The Louisville racing conglomerate had hoped the board could review and vote on a proposal to radically upgrade its flagship racetrack when it met after the company's annual meeting Thursday morning. The project, however, will require some public assistance with financing and all the pieces of that puzzle had not yet been secured, according to Mike Miller, Churchill Downs' senior vice president of finance.
"We're taking a three-prong approach and we only have one prong in place," Miller said. The first prong was the creation of a special taxing district that will return to Churchill Downs up to 80% of tax revenue, an estimated $250,000 a year, generated by the improvements. Louisville's board of aldermen voted June 11 to form the district, which encompasses the racetrack, parking lots, barn area, and the Kentucky Derby Museum. No revenue from the museum, however, will go to the track.

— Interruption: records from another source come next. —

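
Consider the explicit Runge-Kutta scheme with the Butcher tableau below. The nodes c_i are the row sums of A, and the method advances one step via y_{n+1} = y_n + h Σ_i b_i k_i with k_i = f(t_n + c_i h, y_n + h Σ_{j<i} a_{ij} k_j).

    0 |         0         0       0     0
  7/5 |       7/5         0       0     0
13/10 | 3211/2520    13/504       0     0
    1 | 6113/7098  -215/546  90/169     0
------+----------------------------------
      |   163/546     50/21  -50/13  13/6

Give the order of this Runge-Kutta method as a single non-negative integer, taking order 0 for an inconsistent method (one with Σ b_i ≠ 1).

b = (163/546, 50/21, -50/13, 13/6)
c = (0, 7/5, 13/10, 1)
Ac = (0, 0, 13/360, 11/78)
Σ b_i: 163/546·1 + 50/21·1 + (-50/13)·1 + 13/6·1 = 1 ✓
b·c: 50/21·7/5 + (-50/13)·13/10 + 13/6·1 = 1/2 ✓
b·c²: 50/21·49/25 + (-50/13)·169/100 + 13/6·1 = 1/3 ✓
b·Ac: (-50/13)·13/360 + 13/6·11/78 = 1/6 ✓
b·c³: 50/21·343/125 + (-50/13)·2197/1000 + 13/6·1 = 1/4 ✓
b·(c∘Ac): (-50/13)·169/3600 + 13/6·11/78 = 1/8 ✓
b·Ac²: (-50/13)·91/1800 + 13/6·5/39 = 1/12 ✓
b·A²c: 13/6·1/52 = 1/24 ✓; 4 stages ⇒ order 4.

4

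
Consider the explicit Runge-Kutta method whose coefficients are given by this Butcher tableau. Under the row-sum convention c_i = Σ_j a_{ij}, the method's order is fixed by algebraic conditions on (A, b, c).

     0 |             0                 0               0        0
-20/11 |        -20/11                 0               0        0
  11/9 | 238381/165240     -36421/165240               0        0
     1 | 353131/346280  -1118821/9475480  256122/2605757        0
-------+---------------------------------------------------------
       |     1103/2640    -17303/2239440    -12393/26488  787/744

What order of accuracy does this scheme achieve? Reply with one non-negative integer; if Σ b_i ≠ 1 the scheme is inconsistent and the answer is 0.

b = (1103/2640, -17303/2239440, -12393/26488, 787/744)
c = (0, -20/11, 11/9, 1)
Ac = (0, 0, 3311/8262, 527/1574)
Σ b_i: 1103/2640·1 + (-17303/2239440)·1 + (-12393/26488)·1 + 787/744·1 = 1 ✓
b·c: (-17303/2239440)·(-20/11) + (-12393/26488)·11/9 + 787/744·1 = 1/2 ✓
b·c²: (-17303/2239440)·400/121 + (-12393/26488)·121/81 + 787/744·1 = 1/3 ✓
b·Ac: (-12393/26488)·3311/8262 + 787/744·527/1574 = 1/6 ✓
b·c³: (-17303/2239440)·(-8000/1331) + (-12393/26488)·1331/729 + 787/744·1 = 1/4 ✓
b·(c∘Ac): (-12393/26488)·36421/74358 + 787/744·527/1574 = 1/8 ✓
b·Ac²: (-12393/26488)·(-3010/4131) + 787/744·(-2108/8657) = 1/12 ✓
b·A²c: 787/744·31/787 = 1/24 ✓; 4 stages ⇒ order 4.

4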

Miller said he could not talk about the other two prongs because they were being negotiated. He did say an announcement on the second prong could come within the next several days.
A review of the renovation plans also delayed the vote, according to Miller.
"We have learned a few thing from the on-going work," Miller said about phase one of Churchill Downs' renovation master plan, which began the Monday after the Kentucky Derby (gr. I) and will cost $27 million. "We are re-thinking phase two. I like to call it a right-sizing of the major components."
Phase II will still add 12 new corporate luxury suites, a new 1,700-seat simulcasting parlor, a new sports bar and lounge, and a renovation of the Gate 10 entrance off Longfield Ave. The size and configurations of these components, however, is being adjusted, according to Miller.
The Luckett & Farley architecture firm is currently working on the design of phase II and establishing a construction timeline. Churchill Downs' goal is to have all the new construction finished by the end of 2004. The postponed vote does not threaten that deadline, but the company cannot wait too long.
Miller said Churchill Downs has a couple weeks to get the plans and the financing put together. When they are ready, he said a special session of the board would be convened.